Seems like at the consumer hardware level you just have to pick your poison or what one factor you care about most. Macs with a Max or Ultra chip can have good memory bandwidth but low compute, but also ultra low power consumption. Discrete GPUs have great compute and bandwidth but low to middling VRAM, and high costs and power consumption. The unified memory PCs like the Ryzen AI Max and the Nvidia DGX deliver middling compute, higher VRAMs, and terrible memory bandwidth.

It's an underwhelming product in an annoying market segment, but 256GB/s really isn't that bad when you look at the competition. 150GB/s from hex channel DDR4, 200GB/s from quad channel DDR5, or around 256GB/s from Nvidia Digits or M Pro (that you can't get in the 128GB range). For context it's about what low-mid range GPUs provide, and 2.5-5x the bandwidth of the 50/100 GB/s memory that most people currently have.

If you're going with a Mac Studio Max you're going to be paying twice the price for twice the memory bandwidth, but the kicker is you'll be getting the same amount of compute as the AMD AI chips have which is going to be comparable to a low-mid range GPU. Even midrange GPUs like the RX 6800 or RTX 3060 are going to have 2x the compute. When the M1 chips first came out people were getting seriously bad prompt processing performance to the point that it was a legitimate consideration to make before purchase, and this was back when local models could barely manage 16k of context. If money wasn't a consideration and you decided to get the best possible Mac Studio Ultra, 800GB/s won't feel like a significant upgrade when it still takes 1 minute to process every 80k of uncached context that you'll absolutely be using on 1m context models.

But for matrix multiplication, isn't compute more important, as there are N³ multiplications but just N² numbers in a matrix?

Also I don't think power consumption is important for AI. Typically you do AI at home or in the office where there is lot of electricity.

>But for matrix multiplication, isn't compute more important, as there are N³ multiplications but just N² numbers in a matrix?

Being able to quickly calculate a dumb or unreliable result because you're VRAM starved is not very useful for most scenarios. To run capable models you need VRAM, so high VRAM and lower compute is usually more useful than the inverse (a lot of both is even better, but you need a lot of money and power for that).

Even in this post with four RPis, the Qwen3 30 A3B is still an MOE model and not a dense model. It runs fast with only 3B active parameters and can be parallelized across computers but it's much less capable than a dense 30B model running on a single GPU.

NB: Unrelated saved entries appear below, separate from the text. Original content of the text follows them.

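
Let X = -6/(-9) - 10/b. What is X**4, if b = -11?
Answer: 7311616/1185921 ≈ 6.1653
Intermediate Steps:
X = 52/33 (X = -6/(-9) - 10/(-11) = -6*(-1/9) - 10*(-1/11) = 2/3 + 10/11 = 52/33 ≈ 1.5758)
X**4 = (52/33)**4 = 7311616/1185921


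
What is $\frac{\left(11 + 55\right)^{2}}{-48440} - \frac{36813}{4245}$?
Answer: $- \frac{30028549}{3427130} \approx -8.762$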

> Also I don't think power consumption is important for AI. Typically you do AI at home or in the office where there is lot of electricity.

Depends on what scale you're discussing. If you want to get similar VRAM as a 512GB Mac Studio Ultra with a bunch of Nvidia GPUs like RTX 3090 cards you're not going to be able to run that on a typical American 15 AMP circuits, you'll trip a breaker half way there.

Works very well and very fast with this Qwen3 30B A3B model.